Mahatma Gandhi

Serangkaian gerakan perjuangan turut menghiasi peradaban akhir-akhir ini, terutama di Indonesia. Gerakan mahasiswa marak menuntut keadilan yang menyertakan rakyat di dalamnya. Namun tak jarang juga ada masyarakat yang sangat benci dengan gerakan-gerakan perjuangan karena berujung pada kontak fisik, pertumpahan darah, konflik antara pemerintah yang dimanifestasikan lewat aparat dengan sekelompok mahasiswa, pelajar dan masyarakat. Pertikaian dan pertumpahan darah inilah yang menjadi keresahan dalam memandang sebuah pergerakan. Jadi seperti apa gerakan perjuangan yang diinginkan?

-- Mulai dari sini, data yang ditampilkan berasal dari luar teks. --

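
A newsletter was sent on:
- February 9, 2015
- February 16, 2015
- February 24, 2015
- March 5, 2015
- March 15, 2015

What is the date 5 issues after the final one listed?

Intervals are 7, 8, 9, 10 days — an arithmetic progression with common difference 1.
Next gap: 11 days. March 15, 2015 + 11 days = March 26, 2015.
Next gap: 12 days. March 26, 2015 + 12 days = April 7, 2015.
Next gap: 13 days. April 7, 2015 + 13 days = April 20, 2015.
Next gap: 14 days. April 20, 2015 + 14 days = May 4, 2015.
Next gap: 15 days. May 4, 2015 + 15 days = May 19, 2015.

May 19, 2015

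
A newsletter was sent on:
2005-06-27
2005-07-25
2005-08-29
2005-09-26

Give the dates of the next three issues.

These are Mondays with 28, 35, 28-day gaps.
Each is the final Monday of its month — 2005-08-29 is past the 28th, so '4th Monday' doesn't fit.
October 2005 ends with Monday 2005-10-31.
Last Monday of November 2005: 2005-11-28.
Last Monday of December 2005: 2005-12-26.

2005-10-31, 2005-11-28, 2005-12-26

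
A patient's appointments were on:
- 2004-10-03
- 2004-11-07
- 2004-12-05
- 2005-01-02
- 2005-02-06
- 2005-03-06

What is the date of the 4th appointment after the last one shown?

All dates are Sundays, 35, 28, 28, 35, 28 days apart.
Specifically, the 1st Sunday of each month.
1st Sunday of April 2005: 2005-04-03.
May 2005 — 1st Sunday is 2005-05-01.
1st Sunday of June 2005: 2005-06-05.
1st Sunday of July 2005: 2005-07-03.

2005-07-03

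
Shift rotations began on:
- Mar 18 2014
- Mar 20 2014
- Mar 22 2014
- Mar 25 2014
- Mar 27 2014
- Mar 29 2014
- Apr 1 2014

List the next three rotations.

Apr 3 2014, Apr 5 2014, Apr 8 2014

Every event lands on a Tuesday or Thursday or Saturday (gaps cycle 2, 2, 3, 2, 2, 3).
So the schedule is: every Tuesday, Thursday and Saturday.
Next Thursday: Apr 3 2014.
The following Saturday is Apr 5 2014.
Next Tuesday: Apr 8 2014.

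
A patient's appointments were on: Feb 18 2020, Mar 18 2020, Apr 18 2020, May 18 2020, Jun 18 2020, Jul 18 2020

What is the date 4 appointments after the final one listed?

Each date is the 18th; the gaps (29, 31, 30, 31, 30) track the month lengths.
The rule is the 18th of each month.
Next: August 2020 → Aug 18 2020.
Next: September 2020 → Sep 18 2020.
Next: October 2020 → Oct 18 2020.
November 2020: Nov 18 2020.

Nov 18 2020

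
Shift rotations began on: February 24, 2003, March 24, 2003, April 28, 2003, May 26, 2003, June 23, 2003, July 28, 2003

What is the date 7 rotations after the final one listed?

February 23, 2004

These are Mondays at 28- or 35-day spacing (28, 35, 28, 28, 35).
The pattern: 4th Monday of the month.
4th Monday of August 2003: August 25, 2003.
4th Monday of September 2003: September 22, 2003.
October 2003 — 4th Monday is October 27, 2003.
November 2003 — 4th Monday is November 24, 2003.
4th Monday of December 2003: December 22, 2003.
January 2004 — 4th Monday is January 26, 2004.
February 2004 — 4th Monday is February 23, 2004.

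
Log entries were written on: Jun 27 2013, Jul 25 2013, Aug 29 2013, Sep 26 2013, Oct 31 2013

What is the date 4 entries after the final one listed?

Feb 27 2014

All Thursdays; the gaps (28, 35, 28, 35) vary with month length.
This is the last Thursday of each month.
November 2013 ends with Thursday Nov 28 2013.
December 2013 ends with Thursday Dec 26 2013.
January 2014 ends with Thursday Jan 30 2014.
Last Thursday of February 2014: Feb 27 2014.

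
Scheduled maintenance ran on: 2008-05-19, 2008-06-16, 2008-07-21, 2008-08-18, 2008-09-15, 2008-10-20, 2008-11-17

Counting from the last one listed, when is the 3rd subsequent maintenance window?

2009-02-16

These are Mondays at 28- or 35-day spacing (28, 35, 28, 28, 35, 28).
The pattern: 3rd Monday of the month.
December 2008 — 3rd Monday is 2008-12-15.
3rd Monday of January 2009: 2009-01-19.
February 2009 — 3rd Monday is 2009-02-16.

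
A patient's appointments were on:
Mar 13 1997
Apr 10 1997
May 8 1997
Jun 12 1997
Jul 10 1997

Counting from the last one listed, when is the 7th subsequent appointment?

Feb 12 1998

All dates are Thursdays, 28, 28, 35, 28 days apart.
Specifically, the 2nd Thursday of each month.
August 1997 — 2nd Thursday is Aug 14 1997.
2nd Thursday of September 1997: Sep 11 1997.
October 1997 — 2nd Thursday is Oct 9 1997.
November 1997 — 2nd Thursday is Nov 13 1997.
2nd Thursday of December 1997: Dec 11 1997.
January 1998 — 2nd Thursday is Jan 8 1998.
February 1998 — 2nd Thursday is Feb 12 1998.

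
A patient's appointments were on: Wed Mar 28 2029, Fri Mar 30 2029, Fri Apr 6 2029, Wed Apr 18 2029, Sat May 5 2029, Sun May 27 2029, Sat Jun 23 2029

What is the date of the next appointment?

Wed Jul 25 2029

Intervals are 2, 7, 12, 17, 22, 27 days — an arithmetic progression with common difference 5.
Next gap: 32 days. Sat Jun 23 2029 + 32 days = Wed Jul 25 2029.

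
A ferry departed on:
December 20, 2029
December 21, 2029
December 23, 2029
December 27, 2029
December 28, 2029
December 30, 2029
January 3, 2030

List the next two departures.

Gaps: 1, 2, 4, 1, 2, 4 days — not constant, but cyclic with period 3.
The events fall on every Thursday, Friday and Sunday.
The following Friday is January 4, 2030.
The following Sunday is January 6, 2030.

January 4, 2030; January 6, 2030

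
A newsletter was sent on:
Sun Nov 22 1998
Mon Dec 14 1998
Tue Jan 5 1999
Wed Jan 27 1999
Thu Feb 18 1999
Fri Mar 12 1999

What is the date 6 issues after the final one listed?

Thu Jul 22 1999

The spacing is 22, 22, 22, 22, 22 days — always 22 days.
Fri Mar 12 1999 + 22 days = Sat Apr 3 1999.
Sat Apr 3 1999 + 22 days = Sun Apr 25 1999.
Sun Apr 25 1999 + 22 days = Mon May 17 1999.
Mon May 17 1999 + 22 days = Tue Jun 8 1999.
Tue Jun 8 1999 + 22 days = Wed Jun 30 1999.
Wed Jun 30 1999 + 22 days = Thu Jul 22 1999.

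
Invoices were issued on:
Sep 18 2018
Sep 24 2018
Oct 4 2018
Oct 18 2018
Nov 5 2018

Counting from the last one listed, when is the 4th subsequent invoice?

Gaps: 6, 10, 14, 18 days — each gap is 4 larger than the previous one.
Next gap: 22 days. Nov 5 2018 + 22 days = Nov 27 2018.
Next gap: 26 days. Nov 27 2018 + 26 days = Dec 23 2018.
Next gap: 30 days. Dec 23 2018 + 30 days = Jan 22 2019.
Next gap: 34 days. Jan 22 2019 + 34 days = Feb 25 2019.

Feb 25 2019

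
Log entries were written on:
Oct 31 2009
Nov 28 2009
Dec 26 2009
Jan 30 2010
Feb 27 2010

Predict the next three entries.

These are Saturdays with 28, 28, 35, 28-day gaps.
Each is the final Saturday of its month — Oct 31 2009 is past the 28th, so '4th Saturday' doesn't fit.
March 2010 ends with Saturday Mar 27 2010.
April 2010 ends with Saturday Apr 24 2010.
Last Saturday of May 2010: May 29 2010.

Mar 27 2010, Apr 24 2010, May 29 2010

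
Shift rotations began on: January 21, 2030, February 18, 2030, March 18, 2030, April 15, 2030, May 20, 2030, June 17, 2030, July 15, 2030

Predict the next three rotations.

August 19, 2030; September 16, 2030; October 21, 2030

All dates are Mondays, 28, 28, 28, 35, 28, 28 days apart.
Specifically, the 3rd Monday of each month.
August 2030 — 3rd Monday is August 19, 2030.
3rd Monday of September 2030: September 16, 2030.
3rd Monday of October 2030: October 21, 2030.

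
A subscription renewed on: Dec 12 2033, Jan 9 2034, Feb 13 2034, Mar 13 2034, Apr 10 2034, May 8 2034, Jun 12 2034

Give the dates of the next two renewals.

These are Mondays at 28- or 35-day spacing (28, 35, 28, 28, 28, 35).
The pattern: 2nd Monday of the month.
2nd Monday of July 2034: Jul 10 2034.
2nd Monday of August 2034: Aug 14 2034.

Jul 10 2034, Aug 14 2034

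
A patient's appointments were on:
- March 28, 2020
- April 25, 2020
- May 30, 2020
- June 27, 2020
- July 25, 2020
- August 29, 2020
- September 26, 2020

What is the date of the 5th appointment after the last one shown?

Every date is a Saturday; gaps 28, 35, 28, 28, 35, 28 days.
Each is the last Saturday of its month (at least one falls on the 29th or later, ruling out '4th Saturday').
October 2020 ends with Saturday October 31, 2020.
Last Saturday of November 2020: November 28, 2020.
December 2020 ends with Saturday December 26, 2020.
January 2021 ends with Saturday January 30, 2021.
Last Saturday of February 2021: February 27, 2021.

February 27, 2021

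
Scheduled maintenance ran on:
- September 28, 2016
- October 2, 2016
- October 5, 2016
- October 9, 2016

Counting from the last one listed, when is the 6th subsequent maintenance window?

Gaps: 4, 3, 4 days — not constant, but cyclic with period 2.
The events fall on every Wednesday and Sunday.
The following Wednesday is October 12, 2016.
Next Sunday: October 16, 2016.
Next Wednesday: October 19, 2016.
Next Sunday: October 23, 2016.
Next Wednesday: October 26, 2016.
Next Sunday: October 30, 2016.

October 30, 2016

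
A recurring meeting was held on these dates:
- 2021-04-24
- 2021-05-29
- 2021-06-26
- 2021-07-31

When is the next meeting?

2021-08-28

All Saturdays; the gaps (35, 28, 35) vary with month length.
This is the last Saturday of each month.
August 2021 ends with Saturday 2021-08-28.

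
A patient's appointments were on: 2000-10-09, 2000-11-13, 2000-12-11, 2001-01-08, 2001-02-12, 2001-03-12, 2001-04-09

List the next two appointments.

2001-05-14, 2001-06-11

Gaps: 35, 28, 28, 35, 28, 28 days — a mix of 28 and 35. Every date is a Monday.
Each is the 2nd Monday of its month.
May 2001 — 2nd Monday is 2001-05-14.
June 2001 — 2nd Monday is 2001-06-11.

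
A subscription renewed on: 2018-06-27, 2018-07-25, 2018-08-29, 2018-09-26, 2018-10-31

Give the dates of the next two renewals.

2018-11-28, 2018-12-26

Every date is a Wednesday; gaps 28, 35, 28, 35 days.
Each is the last Wednesday of its month (at least one falls on the 29th or later, ruling out '4th Wednesday').
November 2018 ends with Wednesday 2018-11-28.
December 2018 ends with Wednesday 2018-12-26.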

Ia adalah Mahatma Gandhi sosok yang sangat mengagumkan dalam sejarah peradaban dunia, seorang pejuang aktivis-anti kekerasan yang tak lain dikenal dengan ‘jiwa agung’, Gandhi adalah seorang pejuang yang berdiri di barisan paling depan, menjadi tombak perjuangan melawan koloni Barat. Hanya satu prinsip yang dipegang teguh oleh sosok yang agung tersebut, ialah bertindak sesuai dengan kebenaran.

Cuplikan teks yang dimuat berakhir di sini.